Not surprising, O’Bryan handles the challenge of forcing change upon an industry mired in tradition and regulation with aplomb. She does, after all, thrive on pressure and responsibility. Like many security executives, O’Bryan is a part-time student, but the degree she’s pursuing is probably unique in the IT security field. She’s in the process of earning a master’s in theology, her third advanced degree (she already holds an MBA and a master’s of information systems). And no, she’s not praying for secure networks.
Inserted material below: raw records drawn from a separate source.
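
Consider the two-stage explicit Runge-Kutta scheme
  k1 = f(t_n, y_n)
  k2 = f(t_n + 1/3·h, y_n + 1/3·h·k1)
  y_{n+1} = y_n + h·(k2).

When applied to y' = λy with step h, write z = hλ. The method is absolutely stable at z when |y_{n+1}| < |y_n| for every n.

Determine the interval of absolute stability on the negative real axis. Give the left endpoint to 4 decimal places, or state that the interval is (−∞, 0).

z∈(-3.0000,0).

Set f=λy, z=hλ:
  k1=λy_n ⇒ h·k1=z·y_n;  k2=λ(1+1/3z)y_n ⇒ h·k2=z(1+1/3z)y_n
  y_{n+1}/y_n = 1 + z(1+1/3z) = 1 + z + 1/3z²
  ⇒ R(z) = 1 + z + 1/3z².

Find x<0 with |R(x)|<1.
x=-1.15: |R|=0.2908
R=1: x+1/3x²=0 ⇒ x=−3=-3.0000; min R=1−1/(4·1/3)=0.2500>−1
Confirm numerically:
  x=-2.816: |R|=0.82729 <1
  x=-2.303: |R|=0.46494 <1
  x=-1.866: |R|=0.29465 <1
  x=-3.597: |R|=1.71580 >1
  x=-3.415: |R|=1.47241 >1
  x=-3.164: |R|=1.17297 >1
So |R|<1 on (-3.0000, 0).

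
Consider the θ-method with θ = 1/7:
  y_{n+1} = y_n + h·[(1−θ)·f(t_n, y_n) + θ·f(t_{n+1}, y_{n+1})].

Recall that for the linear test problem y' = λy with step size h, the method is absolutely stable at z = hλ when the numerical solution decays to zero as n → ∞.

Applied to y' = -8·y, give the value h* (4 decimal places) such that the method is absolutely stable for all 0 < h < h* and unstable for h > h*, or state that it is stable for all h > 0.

On y'=λy, z=hλ:
  y_{n+1} = y_n + z·[6/7·y_n + 1/7·y_{n+1}] ⇒ (1 − 1/7z)y_{n+1} = (1 + 6/7z)y_n
  R(z) = (1 + 6/7z)/(1 − 1/7z).

Boundary: |R(x)|=1, x<0.
x=-1.41: |R|=0.1736
R=−1: 1+6/7x = −1+1/7x ⇒ -5/7x=2 ⇒ x=2/(-5/7)=-2.8000
Confirm numerically:
  x=-2.471: |R|=0.82631 <1
  x=-2.406: |R|=0.79056 <1
  x=-1.236: |R|=0.05051 <1
  x=-1.140: |R|=0.01966 <1
  x=-3.218: |R|=1.20454 >1
  x=-3.185: |R|=1.18900 >1
Interval (-2.8000, 0).

(-2.8000,0); λ=-8 ⇒ h* = (14/5)/8 = 0.3500.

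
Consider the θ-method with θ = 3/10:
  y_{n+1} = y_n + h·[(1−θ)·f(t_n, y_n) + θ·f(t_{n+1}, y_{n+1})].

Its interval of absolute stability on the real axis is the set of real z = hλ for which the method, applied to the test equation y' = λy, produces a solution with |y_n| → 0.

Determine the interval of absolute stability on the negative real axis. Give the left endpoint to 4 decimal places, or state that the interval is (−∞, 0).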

In the future, she wants to work with teenagers to “help steer them in the right direction.” But that’s a few years off. Her immediate goals are to move closer to the strategic side of the business so she can become less involved with day-to-day operations. “I’m a strategist at heart, and I have a vision of what security should mean to the business,” she explains. At some point she’d like to do more industry lobbying in Washington, D.C., but for right now she’s happy commuting from her home 65 miles outside Chicago and helping protect the assets of ABN Amro’s worldwide clients.

“At the end of the day, that’s what feels good,” O’Bryan says.